Any time you get behind the wheel of a motor vehicle, you’re at risk for a serious injury or death. In this podcast, Dr. Gwen Bergen discusses the importance of always wearing seat belts in motor vehicles. Created: 6/4/2015 by MMWR.
Date Released: 6/4/2015. Series Name: A Cup of Health with CDC.
A CUP OF HEALTH WITH CDC
Click It or Ticket Campaign – May 18-31,2015
Recorded: June 2, 2015; posted: June 4, 2015
[Announcer] This program is presented by the Centers for Disease Control and Prevention.
[Dr. Gaynes] Welcome to A Cup of Health with CDC, a weekly feature of the MMWR, the Morbidity and Mortality Weekly Report. I’m your host, Dr. Robert Gaynes.
Any time you get behind the wheel of a motor vehicle, you’re at risk for a serious injury or death. To improve your chances of surviving a car crash, wear a seat belt.
Dr. Gwen Bergen is a researcher with CDC’s National Center for Injury Prevention and Control. She’s joining us today to discuss the importance of always wearing seat belts in motor vehicles. Welcome to the show, Gwen.
[Dr. Bergen] Thank you.
[Dr. Gaynes] Gwen, how many people are killed or seriously injured in motor-vehicle crashes each year in the U.S.?
[Dr. Bergen] Approximately 21,000 drivers and passengers are killed each year. Another 2.4 million are treated in the emergency room for motor vehicle crash injuries.
[Dr. Gaynes] Are deaths from motor vehicle crashers more common in any particular age group?
[Dr. Bergen] Motor vehicle crash deaths are more common in young adults. Those are adults aged about 21 to 34. And we know this group is less likely to wear seat belts and are more likely to drink and drive.
[Dr. Gaynes] How effective are seat belts in preventing serious injury and death?
[Dr. Bergen] Seat belts reduce the risk of a serious injury or death in a crash by approximately 50 percent.
[Dr. Gaynes] Do you have any estimates of the percentage of drivers who actually wear seat belts?
[Dr. Bergen] We know that about 85 percent of all adults wear seat belts in the front seat of the car. When we look at the fatalities, approximately half of the people who die in crashes are not wearing their seat belt, and we know that adults are less likely to wear their seat belt in the rear seat of the vehicle.
[Dr. Gaynes] Gwen, how many states require safety belt use, and how effective have the laws been at increasing seat belt use?
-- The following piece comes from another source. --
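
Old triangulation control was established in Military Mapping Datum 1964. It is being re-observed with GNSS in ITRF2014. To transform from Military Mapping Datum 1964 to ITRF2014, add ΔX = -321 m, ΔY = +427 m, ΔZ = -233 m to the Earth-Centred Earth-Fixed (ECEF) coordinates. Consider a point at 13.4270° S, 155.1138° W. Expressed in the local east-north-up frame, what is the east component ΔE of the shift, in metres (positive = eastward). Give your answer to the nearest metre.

ΔE = -522 m

At φ = -13.4270°, λ = -155.1138°: sin φ = -0.232206, cos φ = 0.972667, sin λ = -0.420817, cos λ = -0.907145.
ΔE = −sin λ·ΔX + cos λ·ΔY = −(-0.420817)·(-321) + (-0.907145)·(427) = -522.43 m.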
[Dr. Bergen] New Hampshire is the only state that does not require seat belt use. There are two kinds of laws in the states—primary seat belt laws and secondary seat belt laws. With a primary seat belt law, a police officer can ticket you for not wearing a seat belt, even if you’re not doing anything else. With a secondary seat belt law, the policeman can only ticket you for not wearing a seat belt if he or she has stopped you for something else, such as speeding. And we do know that seat belt laws, especially primary seat belt laws, are effective in getting people to buckle up and use their seat belt.
[Dr. Gaynes] Where can listeners get more information about seat belt use?
[Dr. Gaynes] Thanks, Gwen. I’ve been talking today with CDC’s Dr. Gwen Bergen about the importance of always wearing seat belts in motor vehicles.
Remember, wearing seat belts is not only the smart thing to do, in most states, it’s the law. To reduce your chances of serious injury and even death, and to avoid a potential fine, buckle up every time you’re in a motor vehicle. Every trip, every seat. Until next time, be well.
This is Dr. Robert Gaynes for A Cup of Health with CDC.